NB = MultinomialNB()
model = NB.fit(X_train,Y_train)


In [76]:
# model prediction 
Y_pred = model.predict(X_test)

# Creating confusion matrix
pd.DataFrame(
    confusion_matrix(Y_test,Y_pred),
    index = [['actual ham','actual spam']],
    columns = [['pedicted','predicted'],['ham','spam']])
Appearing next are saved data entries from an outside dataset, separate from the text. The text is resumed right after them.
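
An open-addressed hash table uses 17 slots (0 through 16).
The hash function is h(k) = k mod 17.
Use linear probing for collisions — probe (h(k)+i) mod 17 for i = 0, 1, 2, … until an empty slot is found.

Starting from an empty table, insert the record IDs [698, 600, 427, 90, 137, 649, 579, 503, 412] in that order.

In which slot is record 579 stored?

Insert 698: h=1, slot 1 empty -> index 1.
Insert 600: h=5, slot 5 empty -> index 5.
Insert 427: h=2, slot 2 empty -> index 2.
Insert 90: h=5, slot 5 occupied -> index 6.
Insert 137: h=1, slots 1,2 occupied -> index 3.
Insert 649: h=3, slot 3 occupied -> index 4.
Insert 579: h=1, slots 1,2,3,4,5,6 occupied -> index 7.
Insert 503: h=10, slot 10 empty -> index 10.
Insert 412: h=4, slots 4,5,6,7 occupied -> index 8.
Table: [∅, 698, 427, 137, 649, 600, 90, 579, 412, ∅, 503, ∅, ∅, ∅, ∅, ∅, ∅]

7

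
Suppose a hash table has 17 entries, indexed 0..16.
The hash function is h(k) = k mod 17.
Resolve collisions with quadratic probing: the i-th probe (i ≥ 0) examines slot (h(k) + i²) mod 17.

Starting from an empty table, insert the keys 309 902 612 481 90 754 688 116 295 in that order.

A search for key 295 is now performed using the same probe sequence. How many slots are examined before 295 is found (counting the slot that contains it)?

309 hashes to 3; slot 3 is free → place at 3.
902 hashes to 1; slot 1 is free → place at 1.
612 hashes to 0; slot 0 is free → place at 0.
481 hashes to 5; slot 5 is free → place at 5.
90 hashes to 5; 5 taken → place at 6.
754 hashes to 6; 6 taken → place at 7.
688 hashes to 8; slot 8 is free → place at 8.
116 hashes to 14; slot 14 is free → place at 14.
295 hashes to 6; 6,7 taken → place at 10.
Table: [612, 902, -, 309, -, 481, 90, 754, 688, -, 295, -, -, -, 116, -, -]
Lookup 295: h=6, probe 6,7,10 → found at 10.

3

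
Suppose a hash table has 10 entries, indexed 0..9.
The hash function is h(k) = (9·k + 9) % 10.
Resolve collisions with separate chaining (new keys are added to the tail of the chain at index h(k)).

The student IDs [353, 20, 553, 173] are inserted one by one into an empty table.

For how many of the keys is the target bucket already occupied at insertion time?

Insert 353: h=6, bucket 6 empty → new chain.
Insert 20: h=9, bucket 9 empty → new chain.
Insert 553: h=6, bucket 6 nonempty → append to chain.
Insert 173: h=6, bucket 6 nonempty → append to chain.
Final buckets:
0: ∅
1: ∅
2: ∅
3: ∅
4: ∅
5: ∅
6: 353 -> 553 -> 173
7: ∅
8: ∅
9: 20

2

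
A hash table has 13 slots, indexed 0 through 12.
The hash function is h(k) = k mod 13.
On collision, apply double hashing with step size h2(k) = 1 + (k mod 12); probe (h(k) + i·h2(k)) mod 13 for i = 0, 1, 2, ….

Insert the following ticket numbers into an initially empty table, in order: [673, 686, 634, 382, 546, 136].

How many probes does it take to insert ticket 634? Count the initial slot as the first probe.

2

Insert 673: h=10, slot 10 empty → index 10.
Insert 686: h=10, h2=3, slot 10 occupied → index 0.
Insert 634: h=10, h2=11, slot 10 occupied → index 8.
Insert 382: h=5, slot 5 empty → index 5.
Insert 546: h=0, h2=7, slot 0 occupied → index 7.
Insert 136: h=6, slot 6 empty → index 6.
Table: [686, -, -, -, -, 382, 136, 546, 634, -, 673, -, -]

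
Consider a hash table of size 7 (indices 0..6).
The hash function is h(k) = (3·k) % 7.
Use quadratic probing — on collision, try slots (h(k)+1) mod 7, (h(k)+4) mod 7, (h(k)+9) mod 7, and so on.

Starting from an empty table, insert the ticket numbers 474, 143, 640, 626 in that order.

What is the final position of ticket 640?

474 hashes to 1; slot 1 is free -> place at 1.
143 hashes to 2; slot 2 is free -> place at 2.
640 hashes to 2; 2 taken -> place at 3.
626 hashes to 2; 2,3 taken -> place at 6.
Table: [—, 474, 143, 640, —, —, 626]

3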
Unnamed: 0_level_0,pedicted,predicted
Unnamed: 0_level_1,ham,spam
actual ham,952,16
actual spam,4,143


In [77]:
# Accuracy score
accuracy = accuracy_score(Y_test, Y_pred)*100
print(accuracy)

98.20627802690582


## Fitted Model Report
It has been observed that the model has fitted quite well using the Multinomial Naive Bayes algorithm with an accuracy score of 98.20%.
From the confusion matrix we can conclude:

There are 952 correctly predicted ham messages and 16 wrongly predcited ham messages i.e., there were 16 messages in our test set that were actually ham but our model predicted it as an spam (false negative).

There were 143 correctly predicted spam messages and 4 wrongly predicted spam messages i.e., there were 4 messages in our test set that were actually spam but our model predicted it as a ham (false positive).